Though Advani began with Prime Minister Singh’s call for ‘political consensus and help from the industry to fight inflation’, he underlined the need to spell out measures to bring the prices of essential commodities down.

“For people want to see results on the ground. After all, sound management of the economy is a core responsibility of the central government,” Advani said only to switch focus to corruption.

It is an issue that has been giving nightmares to the government ever since Shipping, Road Transport and Highways Minister T.R. Baalu admitted in the Rajya Sabha April 23 to have sought the intervention of the prime minister’s office to help out firms run by his family members.

“Prime Minister Singh’s personal integrity is beyond doubt. However, it is now equally beyond doubt that he is neither able nor trying to enforce probity in his government,” Advani said.

“It is now common knowledge that the UPA government is by far the most corrupt in Indian history.
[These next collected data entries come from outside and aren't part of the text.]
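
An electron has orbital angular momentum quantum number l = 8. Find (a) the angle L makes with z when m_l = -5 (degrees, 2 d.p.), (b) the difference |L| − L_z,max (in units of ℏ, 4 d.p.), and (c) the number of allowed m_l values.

θ(m_l=-5) ≈ 126.10°; |L|−L_z,max ≈ 0.4853ℏ; 17 values

For m_l = -5: cos θ = -5/√72, θ ≈ 126.10°.
|L| − L_z,max = (6√2 − 8)ℏ ≈ 0.4853ℏ.
There are 2l+1 = 17 values of m_l.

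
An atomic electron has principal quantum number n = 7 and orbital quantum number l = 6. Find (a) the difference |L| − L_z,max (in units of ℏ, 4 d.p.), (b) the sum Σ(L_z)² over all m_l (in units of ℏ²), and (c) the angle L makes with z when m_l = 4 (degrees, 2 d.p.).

|L| − L_z,max = (√42 − 6)ℏ ≈ 0.4807ℏ.
Σ m_l² = 182, so Σ(L_z)² = 182 ℏ².
For m_l = 4: cos θ = 4/√42, θ ≈ 51.89°.

|L|−L_z,max ≈ 0.4807ℏ; Σ(L_z)² = 182 ℏ²; θ(m_l=4) ≈ 51.89°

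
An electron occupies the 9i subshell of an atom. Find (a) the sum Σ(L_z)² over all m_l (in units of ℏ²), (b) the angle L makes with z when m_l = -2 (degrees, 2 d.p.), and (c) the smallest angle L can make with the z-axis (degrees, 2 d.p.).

Σ(L_z)² = 182 ℏ²; θ(m_l=-2) ≈ 107.98°; θ_min ≈ 22.21°

The 9i subshell has l = 6.
Σ m_l² = 182, so Σ(L_z)² = 182 ℏ².
For m_l = -2: cos θ = -2/√42, θ ≈ 107.98°.
cos θ_min = 6/√42, so θ_min ≈ 22.21°.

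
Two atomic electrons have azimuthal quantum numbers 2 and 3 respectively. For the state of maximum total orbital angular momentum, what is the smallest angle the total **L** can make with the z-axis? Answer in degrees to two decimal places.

θ_min ≈ 24.09°

L runs from |2 − 3| = 1 to 2 + 3 = 5.
So L can be 1, 2, 3, 4, 5.
The maximum is L = 5, with |L_tot| = ℏ√(5·6) = √30 ℏ.
The minimum angle with z is arccos(5/√30) ≈ 24.09°.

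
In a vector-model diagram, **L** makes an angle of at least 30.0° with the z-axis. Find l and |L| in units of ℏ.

l = 3, |L| = 2√3 ℏ ≈ 3.464ℏ

At minimum angle, m_l = l, so cos θ = l/√(l(l+1)); cos²θ = l/(l+1) = 0.7500.
Thus l = 0.7500/(1 − 0.7500) ≈ 3.
Then |L| = ℏ√(3·4) = 2√3 ℏ.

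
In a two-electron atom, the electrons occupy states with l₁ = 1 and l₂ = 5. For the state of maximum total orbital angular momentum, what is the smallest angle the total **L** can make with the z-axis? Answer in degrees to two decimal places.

θ_min ≈ 22.21°

The total orbital quantum number L ranges from |l₁ − l₂| to l₁ + l₂ in integer steps.
L ∈ {4, 5, 6}.
The maximum is L = 6, with |L_tot| = ℏ√(6·7) = √42 ℏ.
The minimum angle with z is arccos(6/√42) ≈ 22.21°.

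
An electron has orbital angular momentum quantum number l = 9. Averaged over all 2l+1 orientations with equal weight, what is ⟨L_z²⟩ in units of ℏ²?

⟨L_z²⟩ = 30 ℏ²

The allowed m_l values are -9, -8, -7, -6, -5, -4, -3, -2, -1, 0, 1, 2, 3, 4, 5, 6, 7, 8, 9.
Average of L_z² over 19 states: 570/19 ℏ² = 30 ℏ².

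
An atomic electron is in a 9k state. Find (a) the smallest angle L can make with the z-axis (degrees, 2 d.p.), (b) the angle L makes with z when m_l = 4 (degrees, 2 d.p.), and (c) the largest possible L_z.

For 9k, l = 7.
cos θ_min = 7/√56, so θ_min ≈ 20.70°.
For m_l = 4: cos θ = 4/√56, θ ≈ 57.69°.
L_z,max = lℏ = 7ℏ.

θ_min ≈ 20.70°; θ(m_l=4) ≈ 57.69°; L_z,max = 7ℏ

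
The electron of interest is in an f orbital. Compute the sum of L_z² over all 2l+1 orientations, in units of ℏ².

Σ(L_z)² = 28 ℏ²

For an f orbital, l = 3.
The allowed m_l values are -3, -2, -1, 0, 1, 2, 3.
Σ m_l² = l(l+1)(2l+1)/3 = 3·4·7/3 = 28.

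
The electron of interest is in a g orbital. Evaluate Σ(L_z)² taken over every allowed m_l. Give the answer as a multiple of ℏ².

For a g orbital, l = 4.
m_l runs from −4 to 4, i.e. {-4, -3, -2, -1, 0, 1, 2, 3, 4}.
Σ m_l² = l(l+1)(2l+1)/3 = 4·5·9/3 = 60.

Σ(L_z)² = 60 ℏ²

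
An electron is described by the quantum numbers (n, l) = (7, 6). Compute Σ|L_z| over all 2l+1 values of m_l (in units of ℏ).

m_l ∈ {-6, -5, -4, -3, -2, -1, 0, 1, 2, 3, 4, 5, 6}.
Σ|m_l| = 2(1+2+…+6) = 42.

Σ|L_z| = 42 ℏ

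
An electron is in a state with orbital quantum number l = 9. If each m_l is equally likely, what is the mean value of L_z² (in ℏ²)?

⟨L_z²⟩ = 30 ℏ²

m_l ∈ {-9, -8, -7, -6, -5, -4, -3, -2, -1, 0, 1, 2, 3, 4, 5, 6, 7, 8, 9}.
⟨L_z²⟩ = ℏ²·(Σ m_l²)/(2l+1) = ℏ²·570/19 = 30ℏ².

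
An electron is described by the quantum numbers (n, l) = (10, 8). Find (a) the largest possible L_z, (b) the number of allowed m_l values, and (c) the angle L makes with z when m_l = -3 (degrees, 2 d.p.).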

The prime minister is exhibiting the same helplessness that he earlier did when asked to act against the tainted ministers in his cabinet.”

In order to bring home his point, Advani referred to how Feroze Gandhi in 1958 forced his father-in-law Jawaharlal Nehru to set up a commission to look into financial bungling, and then Finance Minister T.T. Krishnamachari had to resign owning the moral responsibility for the episode.

When the UPA government came to power in 2004, the BJP and the NDA stalled parliament proceedings for days, demanding the removal of six tainted ministers from the cabinet.

Referring to Manmohan Singh’s call Tuesday for “nationally accepted norms of governance”, Advani said: “Neither the minister (Baalu) nor the prime minister is following any such norm… the case of the minister seeking gas supply at concessional rates for business run by his sons is only the tip of the iceberg.”

As the gathering comprised of industry captains like Sunil Bharti Mittal of Bharti Telecom and M.V. Kamath of ICICI Bank, the BJP leader did not forget to showcase his party as “the country’s real hope” from how the six-year-rule of NDA ‘uncaged’ the Indian tiger by creating a robust economy, with all round capacity building and good governance, and hoped to repeat the same “if the people give us (BJP) the mandate in the next Lok Sabha elections.”

Advani referred to the nuclear blasts in Pokharan in 1998, the mega interstate golden quadrilateral road project to the universalisation of education through Sarva Shiksha Abhiyan (SSA), and recounted how the policy of his government ‘unshackled the Indian private sector to bring mobile phones within the reach of the common man.’

The BJP veteran pointed towards soaring ambitions of youths and the need to create more job opportunities, rejuvenate rural India, and promised to offer ‘a more result oriented government than any government has until now’ to ensure inclusive growth in the real sense of the term.

“What India has witnessed in recent years is growth with widening inequalities… the earnings of 20 richest Indians exceeds those of 30 crore poor Indians. Lopsided growth, however high its rate, can never be sustainable,” Advani said.